7. We understand the “Not-In-My-Back-Yard” or NIMBY concept. But public waters are not the “back yard” to any waterfront private property. It is public submerged land. The back yard of upland private property ends at the mean high waterline. Every waterfront property purchaser knew this when they purchased their land. As upland property owners, we should not expect the government to give us control and dominion over public waters just because we purchased private property adjacent to it.
8. Such a blanket setback covering lands owned by the public would set a dangerous precedent that could lead to proposals by people owning property adjacent to other public lands (such as condos on a beach and houses next to state parks) … asking that beachgoers stay off the beach and park visitors stay away from the boundaries of state parks.
9. Similarly, as boaters, we recognize that it would be improper for us to ask government to give us control and dominion of land that is upland of the waterline through a provision preventing landowners from locating their house or condominium within 200 feet of any shoreline. This too would be unfair. To be fair, we recognize that private upland property is not the “back yard” of boaters.
10. We’ve heard some people in the capitol tell stories about their experiences with boats anchored near properties they own on a lake. Remember, marine coastal waterways are very different from a private lake. First, coastal waterways are not private at all. Second, in most lakes, the depths throughout it allow anchoring just about anywhere. With marine coastal waters, however, there is a small number of areas where there is enough depth to anchor a vessel and enough depth in the areas necessary to access those anchorages … and where there is adequate protection from the wind and weather. These anchoring spots are unique and serve as the basis for the estimated 1,000,000 boats travelling throughout Florida’s waterways annually.
11. The proponents of such this anchoring ban have not performed a necessary analysis showing the consequences such as the number of anchorages that would be eliminated by a particular setback. Without that geographic and bathymetric analysis, it is very risky to adopt such a setback.

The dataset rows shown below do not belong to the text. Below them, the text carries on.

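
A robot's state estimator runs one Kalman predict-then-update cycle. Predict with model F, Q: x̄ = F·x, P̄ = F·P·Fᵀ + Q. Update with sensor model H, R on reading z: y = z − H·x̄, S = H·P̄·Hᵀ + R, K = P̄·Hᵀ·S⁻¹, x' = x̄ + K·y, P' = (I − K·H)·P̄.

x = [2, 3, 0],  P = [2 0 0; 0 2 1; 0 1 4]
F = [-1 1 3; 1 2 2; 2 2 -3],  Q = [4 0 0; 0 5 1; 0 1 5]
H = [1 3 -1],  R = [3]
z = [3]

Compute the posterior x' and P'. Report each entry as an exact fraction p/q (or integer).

x' = [-1423/797, 4408/797, 9374/797]
P' = [5625/797 -3242/797 -4656/797; -3242/797 4187/797 8827/797; -4656/797 8827/797 22176/797]

x̄ = F·x = [1, 8, 10]
P̄ = F·P·Fᵀ + Q = [50 34 -33; 34 39 -13; -33 -13 45]
y = z − H·x̄ = [-12]
S = H·P̄·Hᵀ + R = [797]
K = P̄·Hᵀ·S⁻¹ = [185/797; 164/797; -117/797]
x' = x̄ + K·y = [-1423/797, 4408/797, 9374/797]
P' = (I − K·H)·P̄ = [5625/797 -3242/797 -4656/797; -3242/797 4187/797 8827/797; -4656/797 8827/797 22176/797]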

12. Remember too, that there are some stretches of the Inter Coastal Waterway where there may only be a couple small suitable anchorages within a stretch of 50 miles or so and theses spots are necessary resting grounds for boaters seeking safe, daytime travel, and safe night time rest. We would not want to take away these safe havens for the convenience or view of others who are safely ashore.
13. The proponents of the anchoring setback have not performed a necessary analysis showing the economic consequences such as the amount of lost revenue, lost taxes, and lost jobs resulting from the exclusion of so many customers supporting so many coastal small businesses from the Panhandle to the Florida Keys, Southeast FL and all the way to Jacksonville. It is not clear to us that local businesses and Chambers of Commerce have been included in this discussion … although there are some local Chambers that are starting to take notice. Without this economic analysis and full involvement from the small business community, we believe such a provision is not ripe for consideration.
14. Access to Florida’s coastal waterways is a key component of this State’s rich maritime history. One recent article asked whether Florida is becoming ‘…The most cruiser-unfriendly state’. This is a sad trend. To many, Florida MEANS water and the salt life. This needs to be preserved, protected, and jealously guarded.